The latest version of Google Earth allows users to explore beneath the ocean surface, go back in history, visit...
Mars and use GPS to plan their own routes.
Google Earth 5.0, which was launched yesterday, has 3D content to describe underwater terrain and lets users browse ocean-related content contributed by top oceanographers and conservationists.
The Historical Imagery feature enables users to travel back in time using archival satellite and aerial imagery. Another new feature, Touring, makes it easy to create a narrated tour in Google Earth and share it with the world, and Google Mars 3D features high resolution imagery and terrain maps of the red planet.
Launching the software, former presidential candidate and now eco-warrior Al Gore said, the virtual diving experience it offered was a “magical experience”.
"The history lets you see for yourself the unprecedented pace of change taking place on the Earth – largely because of human influences. For example, you can watch the melting of the largest glacier in Glacier National Park – the Grinnell Glacier – image by image, for the last decade," he said.
Google CEO Eric Schmidt said the oceans were usually ignored in discussions on climate change, but were integral to it. "About one-third of the carbon dioxide that we emit into the atmosphere ends up in the oceans,” he said. “Furthermore, biodiversity loss in our oceans in the next 20-30 years will be roughly equivalent to losing an entire Amazon rainforest, but this goes unnoticed because we can't see it. This is why today's launch of Google Earth 5.0 is so important - it gives us an opportunity to change everyone's perspective."
The Ocean feature is on by default in the newest version of Google Earth. As users zoom in on the ocean they will see a dynamic water surface. Once they dive in, they can navigate 3D sea floor terrain.
The feature includes 20 content layers of information. These include a National Geographic Magazine geo-quiz and overlays from their new Atlas of the Ocean, and unseen videos from pioneering oceanographer Jacques Cousteau.
John Hanke, director of Google Earth and Maps, said it former cursory treatment of the oceans was a serious mistake he was happy to fix.

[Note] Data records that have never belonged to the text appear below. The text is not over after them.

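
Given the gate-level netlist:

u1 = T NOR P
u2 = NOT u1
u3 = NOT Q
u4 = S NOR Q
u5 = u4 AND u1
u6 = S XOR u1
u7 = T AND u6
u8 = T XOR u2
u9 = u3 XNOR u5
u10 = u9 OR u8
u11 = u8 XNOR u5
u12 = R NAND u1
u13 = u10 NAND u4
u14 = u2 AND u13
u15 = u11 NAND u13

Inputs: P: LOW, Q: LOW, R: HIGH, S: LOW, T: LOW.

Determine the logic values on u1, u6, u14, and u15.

u1 = T NOR P = LOW NOR LOW = HIGH
u2 = NOT u1 = NOT HIGH = LOW
u3 = NOT Q = NOT LOW = HIGH
u4 = S NOR Q = LOW NOR LOW = HIGH
u5 = u4 AND u1 = HIGH AND HIGH = HIGH
u6 = S XOR u1 = LOW XOR HIGH = HIGH
u8 = T XOR u2 = LOW XOR LOW = LOW
u9 = u3 XNOR u5 = HIGH XNOR HIGH = HIGH
u10 = u9 OR u8 = HIGH OR LOW = HIGH
u11 = u8 XNOR u5 = LOW XNOR HIGH = LOW
u13 = u10 NAND u4 = HIGH NAND HIGH = LOW
u14 = u2 AND u13 = LOW AND LOW = LOW
u15 = u11 NAND u13 = LOW NAND LOW = HIGH

u1 = HIGH, u6 = HIGH, u14 = LOW, u15 = HIGH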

This version had helped him understand the role the ocean plays in global climate change and the impact that humans have on the oceans and sea creatures. “We now have a good substrate for publishing and exploring data about the 'other' two-thirds of the planet."

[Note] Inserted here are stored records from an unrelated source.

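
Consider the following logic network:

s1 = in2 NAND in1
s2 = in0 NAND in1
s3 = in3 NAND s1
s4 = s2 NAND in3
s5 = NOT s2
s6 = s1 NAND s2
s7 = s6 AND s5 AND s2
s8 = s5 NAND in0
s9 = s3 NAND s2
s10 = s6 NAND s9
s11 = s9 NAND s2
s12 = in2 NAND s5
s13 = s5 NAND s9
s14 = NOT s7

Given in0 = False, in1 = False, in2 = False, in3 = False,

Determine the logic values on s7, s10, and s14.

s1 = in2 NAND in1 = False NAND False = True
s2 = in0 NAND in1 = False NAND False = True
s3 = in3 NAND s1 = False NAND True = True
s5 = NOT s2 = NOT True = False
s6 = s1 NAND s2 = True NAND True = False
s7 = s6 AND s5 AND s2 = False AND False AND True = False
s9 = s3 NAND s2 = True NAND True = False
s10 = s6 NAND s9 = False NAND False = True
s14 = NOT s7 = NOT False = True

s7 = False; s10 = True; s14 = True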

With the History feature, users can activate a time slider to see both newer and older satellite imagery from around the globe. This lets them see a single location's development over time.
Touring is a simple new way for users to create narrated tours of imagery and content in Google Earth. By pressing the Record button, users can fly from place to place, zoom and click on content balloons that provide voice-over narration along the way.
Google Mars 3D is the latest stop on Google's virtual tour of the galaxy. Users can travel to Mars with the click of a button and see high resolution imagery and 3D terrain. They can fly to the top of Olympus Mons, the tallest volcano in our solar system, read geo-located excerpts about different locations on the planet from A Traveler's Guide to Mars, see where various Mars Rovers and Landers have touched down, and more.
Google has also made GPS Tracking, previously only available in the Plus and Pro versions of Google Earth, a standard feature. Now all users can upload tracks from GPS devices (including many Garmin, Magellan, and NMEA-compatible devices) to Google Earth, making it easy to visualise and record running, hiking and biking routes. It has also increased he number of languages it comes in from 26 to 41.